The first complication emerges here: not only do you need a new address family, you need new APIs that can accept and return the new address family. Sometimes you need the new APIs because old APIs were defined only as returning 4-byte IPv4 addresses; sometimes you need new APIs because tons of people wrote tons of code that just assumed old APIs only ever return 4-byte IPv4 addresses.
(You could break all that code, but that would be a recipe for a ton of bugs for years. Let's not go there.)
But the larger problem is that IP addresses don't confine themselves
just to the networking layer of programs where they get handled
by generic system APIs that you can make cope with the new IPv6
addresses. Instead, in many important programs IP(v4) addresses
ripple through all sorts of other code. This code may represent them
in all sorts of ways and it may do all sorts of things to manipulate
them, things that 'know' various facts that are only true for IPv4
addresses. For instance, I have several sets of code in several
different languages that know how to make DNS blocklist queries given an
'IP address'. Depending on the language, it may split a string at every
'.' or it may take four bytes in a specific order from a 32-bit integer,
or even a
byte addr array.
(Some of this code may be at some distance from actual network programs. Consider code that attempts to process web server log files and do things like aggregate traffic by network regions, or even just tell when the logs have IP addresses instead of hostnames.)
All of this code needs to be revised for IPv6. Some of the revisions are simple. Others take more work and need to know things about, say, the typical and canonical ways of representing IPv6 addresses. Other code may need to be completely rethought from the ground up; for example, I have code that represents IP address ranges as pairs of '(start, end)' integers and supports various operations on them, including 'give me all of the IP addresses in this range set'. This works fine for IPv4 addresses, but the entire data structure may need to be totally redone for IPv6 and certain parts of the API might not make sense any more.
(And then there's the cases where IP addresses are stored in files and retrieved later. They are probably not being stored in large or arbitrary sized fields, so how they are stored may not be able to store IPv6 addresses. So we're looking at database restructuring here, and also restructuring of field validators and so on.)
Then you have all of the stuff that knows how to talk about IP addresses, for example in configuration files for programs. Much of this is likely specific to IPv4 addresses, so both code and specifications will need to be revised for IPv6 addresses. In turn this may ripple through to cause difficulties or require changes to the configuration file language; you may need to make IPv6 addresses accepted with some sort of quoting if your language treats ':' in words specially, for example. All of this involves far more than mechanical code changes and code updates; we're well at the level of system architecture and design, with messy tradeoffs between backwards compatibility and well supported IPv6 addresses.
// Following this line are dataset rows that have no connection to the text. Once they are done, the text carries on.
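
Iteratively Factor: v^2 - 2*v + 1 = (v - 1)*(v - 1)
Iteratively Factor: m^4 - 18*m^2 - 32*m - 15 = (m + 3)*(m^3 - 3*m^2 - 9*m - 5) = (m + 1)*(m + 3)*(m^2 - 4*m - 5) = (m - 5)*(m + 1)*(m + 3)*(m + 1)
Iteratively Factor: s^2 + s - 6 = (s - 2)*(s + 3)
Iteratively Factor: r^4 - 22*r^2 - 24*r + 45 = (r - 1)*(r^3 + r^2 - 21*r - 45) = (r - 1)*(r + 3)*(r^2 - 2*r - 15) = (r - 1)*(r + 3)^2*(r - 5)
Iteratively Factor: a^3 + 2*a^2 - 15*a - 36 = (a + 3)*(a^2 - a - 12) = (a - 4)*(a + 3)*(a + 3)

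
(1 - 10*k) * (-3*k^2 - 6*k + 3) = 30*k^3 + 57*k^2 - 36*k + 3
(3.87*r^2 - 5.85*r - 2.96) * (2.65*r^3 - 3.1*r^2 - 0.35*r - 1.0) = 10.2555*r^5 - 27.4995*r^4 + 8.9365*r^3 + 7.3535*r^2 + 6.886*r + 2.96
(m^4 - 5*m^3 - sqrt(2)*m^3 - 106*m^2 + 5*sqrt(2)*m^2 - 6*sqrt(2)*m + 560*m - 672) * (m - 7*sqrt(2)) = m^5 - 8*sqrt(2)*m^4 - 5*m^4 - 92*m^3 + 40*sqrt(2)*m^3 + 490*m^2 + 736*sqrt(2)*m^2 - 3920*sqrt(2)*m - 588*m + 4704*sqrt(2)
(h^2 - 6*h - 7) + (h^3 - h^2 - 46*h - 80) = h^3 - 52*h - 87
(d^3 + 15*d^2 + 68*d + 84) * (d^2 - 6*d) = d^5 + 9*d^4 - 22*d^3 - 324*d^2 - 504*d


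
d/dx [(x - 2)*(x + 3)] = 2*x + 1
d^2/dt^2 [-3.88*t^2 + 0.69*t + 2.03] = -7.76000000000000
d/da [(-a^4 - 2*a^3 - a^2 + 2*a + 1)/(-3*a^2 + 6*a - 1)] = 2*(3*a^5 - 6*a^4 - 10*a^3 + 3*a^2 + 4*a - 4)/(9*a^4 - 36*a^3 + 42*a^2 - 12*a + 1)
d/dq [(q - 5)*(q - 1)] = 2*q - 6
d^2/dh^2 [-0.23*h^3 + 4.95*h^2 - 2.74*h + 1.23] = 9.9 - 1.38*h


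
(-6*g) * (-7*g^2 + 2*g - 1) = 42*g^3 - 12*g^2 + 6*g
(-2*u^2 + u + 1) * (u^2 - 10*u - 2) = -2*u^4 + 21*u^3 - 5*u^2 - 12*u - 2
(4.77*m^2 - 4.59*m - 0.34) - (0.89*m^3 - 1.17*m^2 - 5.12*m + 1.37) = -0.89*m^3 + 5.94*m^2 + 0.53*m - 1.71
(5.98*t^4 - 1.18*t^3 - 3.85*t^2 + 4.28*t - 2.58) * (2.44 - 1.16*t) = -6.9368*t^5 + 15.96*t^4 + 1.5868*t^3 - 14.3588*t^2 + 13.436*t - 6.2952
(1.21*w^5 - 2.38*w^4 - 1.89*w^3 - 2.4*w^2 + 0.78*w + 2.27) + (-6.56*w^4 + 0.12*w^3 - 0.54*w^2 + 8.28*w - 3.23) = 1.21*w^5 - 8.94*w^4 - 1.77*w^3 - 2.94*w^2 + 9.06*w - 0.96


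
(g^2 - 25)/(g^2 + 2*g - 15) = (g - 5)/(g - 3)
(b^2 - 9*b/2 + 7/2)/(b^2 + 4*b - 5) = (b - 7/2)/(b + 5)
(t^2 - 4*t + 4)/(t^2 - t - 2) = (t - 2)/(t + 1)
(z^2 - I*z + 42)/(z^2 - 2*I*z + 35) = (z + 6*I)/(z + 5*I)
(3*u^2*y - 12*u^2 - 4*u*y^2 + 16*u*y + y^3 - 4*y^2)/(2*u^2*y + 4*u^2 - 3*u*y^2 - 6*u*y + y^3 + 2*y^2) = (-3*u*y + 12*u + y^2 - 4*y)/(-2*u*y - 4*u + y^2 + 2*y)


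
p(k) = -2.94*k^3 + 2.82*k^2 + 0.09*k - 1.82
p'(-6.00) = -351.27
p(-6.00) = 734.20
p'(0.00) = 0.09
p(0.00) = -1.82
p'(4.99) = -191.39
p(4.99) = -296.45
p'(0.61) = 0.25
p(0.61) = -1.38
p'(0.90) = -1.98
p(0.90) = -1.60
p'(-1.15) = -18.06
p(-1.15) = 6.28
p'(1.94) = -22.16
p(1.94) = -12.50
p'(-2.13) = -51.94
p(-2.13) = 39.19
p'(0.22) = 0.90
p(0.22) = -1.70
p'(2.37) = -36.08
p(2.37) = -24.90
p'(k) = -8.82*k^2 + 5.64*k + 0.09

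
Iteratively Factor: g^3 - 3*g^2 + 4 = (g - 2)*(g^2 - g - 2) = (g - 2)^2*(g + 1)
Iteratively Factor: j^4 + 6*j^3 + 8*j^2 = (j + 4)*(j^3 + 2*j^2) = j*(j + 4)*(j^2 + 2*j) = j^2*(j + 4)*(j + 2)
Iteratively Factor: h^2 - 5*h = (h)*(h - 5)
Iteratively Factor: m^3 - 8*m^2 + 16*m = (m)*(m^2 - 8*m + 16) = m*(m - 4)*(m - 4)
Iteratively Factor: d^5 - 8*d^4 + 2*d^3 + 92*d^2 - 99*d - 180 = (d - 4)*(d^4 - 4*d^3 - 14*d^2 + 36*d + 45) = (d - 4)*(d + 1)*(d^3 - 5*d^2 - 9*d + 45) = (d - 4)*(d + 1)*(d + 3)*(d^2 - 8*d + 15) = (d - 4)*(d - 3)*(d + 1)*(d + 3)*(d - 5)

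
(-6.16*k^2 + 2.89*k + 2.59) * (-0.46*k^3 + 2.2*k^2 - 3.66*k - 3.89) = 2.8336*k^5 - 14.8814*k^4 + 27.7122*k^3 + 19.083*k^2 - 20.7215*k - 10.0751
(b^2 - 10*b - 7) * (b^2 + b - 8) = b^4 - 9*b^3 - 25*b^2 + 73*b + 56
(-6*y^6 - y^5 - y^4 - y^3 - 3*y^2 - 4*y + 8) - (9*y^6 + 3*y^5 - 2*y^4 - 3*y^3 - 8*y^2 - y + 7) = -15*y^6 - 4*y^5 + y^4 + 2*y^3 + 5*y^2 - 3*y + 1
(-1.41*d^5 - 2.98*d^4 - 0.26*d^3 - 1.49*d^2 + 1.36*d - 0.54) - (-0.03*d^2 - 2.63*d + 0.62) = -1.41*d^5 - 2.98*d^4 - 0.26*d^3 - 1.46*d^2 + 3.99*d - 1.16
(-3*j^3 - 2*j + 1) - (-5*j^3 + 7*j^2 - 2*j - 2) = 2*j^3 - 7*j^2 + 3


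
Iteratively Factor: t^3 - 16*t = (t)*(t^2 - 16) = t*(t + 4)*(t - 4)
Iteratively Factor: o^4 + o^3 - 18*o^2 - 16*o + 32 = (o + 4)*(o^3 - 3*o^2 - 6*o + 8) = (o - 4)*(o + 4)*(o^2 + o - 2) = (o - 4)*(o - 1)*(o + 4)*(o + 2)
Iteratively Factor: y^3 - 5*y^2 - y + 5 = (y - 1)*(y^2 - 4*y - 5) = (y - 1)*(y + 1)*(y - 5)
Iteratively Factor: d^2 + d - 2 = (d + 2)*(d - 1)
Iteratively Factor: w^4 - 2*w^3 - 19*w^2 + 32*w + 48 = (w - 4)*(w^3 + 2*w^2 - 11*w - 12) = (w - 4)*(w - 3)*(w^2 + 5*w + 4) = (w - 4)*(w - 3)*(w + 4)*(w + 1)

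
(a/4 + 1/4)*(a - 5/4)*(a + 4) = a^3/4 + 15*a^2/16 - 9*a/16 - 5/4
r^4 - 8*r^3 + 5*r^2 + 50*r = r*(r - 5)^2*(r + 2)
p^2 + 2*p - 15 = (p - 3)*(p + 5)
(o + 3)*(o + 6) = o^2 + 9*o + 18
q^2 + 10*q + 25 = (q + 5)^2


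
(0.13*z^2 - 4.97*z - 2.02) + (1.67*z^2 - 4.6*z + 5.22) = 1.8*z^2 - 9.57*z + 3.2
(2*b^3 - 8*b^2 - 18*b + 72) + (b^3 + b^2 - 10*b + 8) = 3*b^3 - 7*b^2 - 28*b + 80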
(Exim famously has a certain amount of heartburn with lists of IPv6 addresses in its configuration files because long ago ':' was chosen as the default list separator character.)
Of course, IP addresses are just the start of the problem; it spirals
off in several directions from them. One direction is IPv6 netblocks
and address ranges; there's kind of a new syntax there, and people
have to rethink configuration files that currently designate ranges
via syntax like '
127.100.0.'. Another one is that there are various
special sorts of IPv6 addresses that your systems may need to be aware
of, like link-local addresses. A third is the broad issue of per-source
ratelimits; a simple limit that's per IPv6 address may not work very
well in an IPv6 environment where people have relatively large subnets
pushed down to their home connections or whatever.
All of this can be done, but it all adds up to a significant amount of work, both in raw programming and in design and architecture to make the right decisions about how systems should look and work in an IPv6 enabled environment. It should be no surprise that progress has been slow overall (and occasionally buggy) and people continue to design, build, and hack together systems that are implicitly or explicitly IPv4 only.
(If you only have to deal with IPv4 today, some of the high level issues may be effectively invisible to you.)